Шрифт:
Интервал:
Закладка:
Всегда я терпеть не могла просто сидеть и ждать, не по мне это. Но в тот день больше ничего не оставалось. Я отправилась в бухту – может, Ариадна с Тесеем спрятали для меня какую-нибудь весточку, подсказку, оставили знак? Постояла над волнами, как и всегда, набегавшими на песок, и ушла, не узнав ничего нового. В конце концов солнце село – пришлось мне возвращаться в Кносс ни с чем.
Обратно я опять пошла мимо гробницы – наверняка Пасифая все еще там. Приблизившись, различила тихие звуки, доносившиеся из открытой двери. Не плач, но пение. Печальный, заунывный гимн. С тех пор как родился Минотавр, мать ни разу не пела.
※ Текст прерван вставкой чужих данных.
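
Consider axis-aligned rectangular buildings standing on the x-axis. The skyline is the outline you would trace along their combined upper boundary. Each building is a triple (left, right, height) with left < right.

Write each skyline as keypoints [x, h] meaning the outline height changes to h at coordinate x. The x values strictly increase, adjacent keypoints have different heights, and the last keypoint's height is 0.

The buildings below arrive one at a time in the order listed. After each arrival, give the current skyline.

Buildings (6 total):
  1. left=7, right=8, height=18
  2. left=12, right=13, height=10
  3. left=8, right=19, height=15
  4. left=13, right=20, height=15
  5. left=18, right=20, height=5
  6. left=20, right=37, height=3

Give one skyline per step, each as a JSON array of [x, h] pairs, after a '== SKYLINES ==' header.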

Отдаленное, полузабытое эхо этих песен всколыхнуло что-то внутри. Вспомнилась на мгновение, хоть и смутно, материнская улыбка. Я обхватила себя покрепче, замедлила шаг. Не хотела подходить слишком близко. Мать стояла на коленях у могилы, а рядом лежал бесформенный ком, милосердно прикрытый плотной тканью.
Луна освещала затейливо украшенный фриз над входом в гробницу. Пасифая допела, а потом поднесла руки к лицу. Повернутое вполоборота, оно казалось отлитым из серебра и тьмы, его истерзанная красота была почти невыносима. Она впилась острыми ногтями себе в щеку, и мне захотелось отвернуться, но я не отвернулась. Сердце мое мучительно застучало, когда кровь облила ее руку, поползла тонкими ручейками – Пасифая раздирала ногтями собственную плоть. Она больше не плакала, зато слезы, которые я, стиснув зубы, сдерживала весь день, подступили к горлу.
– Уже недолго осталось.
Я резко обернулась, услышав за спиной мужской голос, хрипло выдохнула.
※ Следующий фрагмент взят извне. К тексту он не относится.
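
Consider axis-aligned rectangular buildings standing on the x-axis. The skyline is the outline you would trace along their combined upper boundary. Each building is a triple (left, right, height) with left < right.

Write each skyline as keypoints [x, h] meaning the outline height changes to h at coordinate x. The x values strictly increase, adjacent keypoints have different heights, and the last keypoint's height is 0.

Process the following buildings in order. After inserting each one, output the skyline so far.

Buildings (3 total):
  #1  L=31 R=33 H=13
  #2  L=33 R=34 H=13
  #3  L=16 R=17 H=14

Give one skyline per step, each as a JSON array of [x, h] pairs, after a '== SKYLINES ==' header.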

– Прости, Федра. Не хотел тебя напугать.
Я приложила ладонь ко лбу. На котором с перепугу выступил липкий пот. Вот она, нечистая совесть.
– Не слышала, как ты подошел, Радамант.
Он протянул морщинистую руку, мягко положил мне на плечо. И ласково проговорил:
– Ты очень устала, милая.
Радамант кивнул на открытую гробницу, его редкие седые волосы развевались на ветру.
– Просто хотел сказать, что твоя мать уже скоро его оплачет.
– Она что, правда любила эту тварь? – выпалила я. Этот вопрос, оказывается, мог всплыть в любую минуту. – Как может она по нему скорбеть – знает ведь, чем он был?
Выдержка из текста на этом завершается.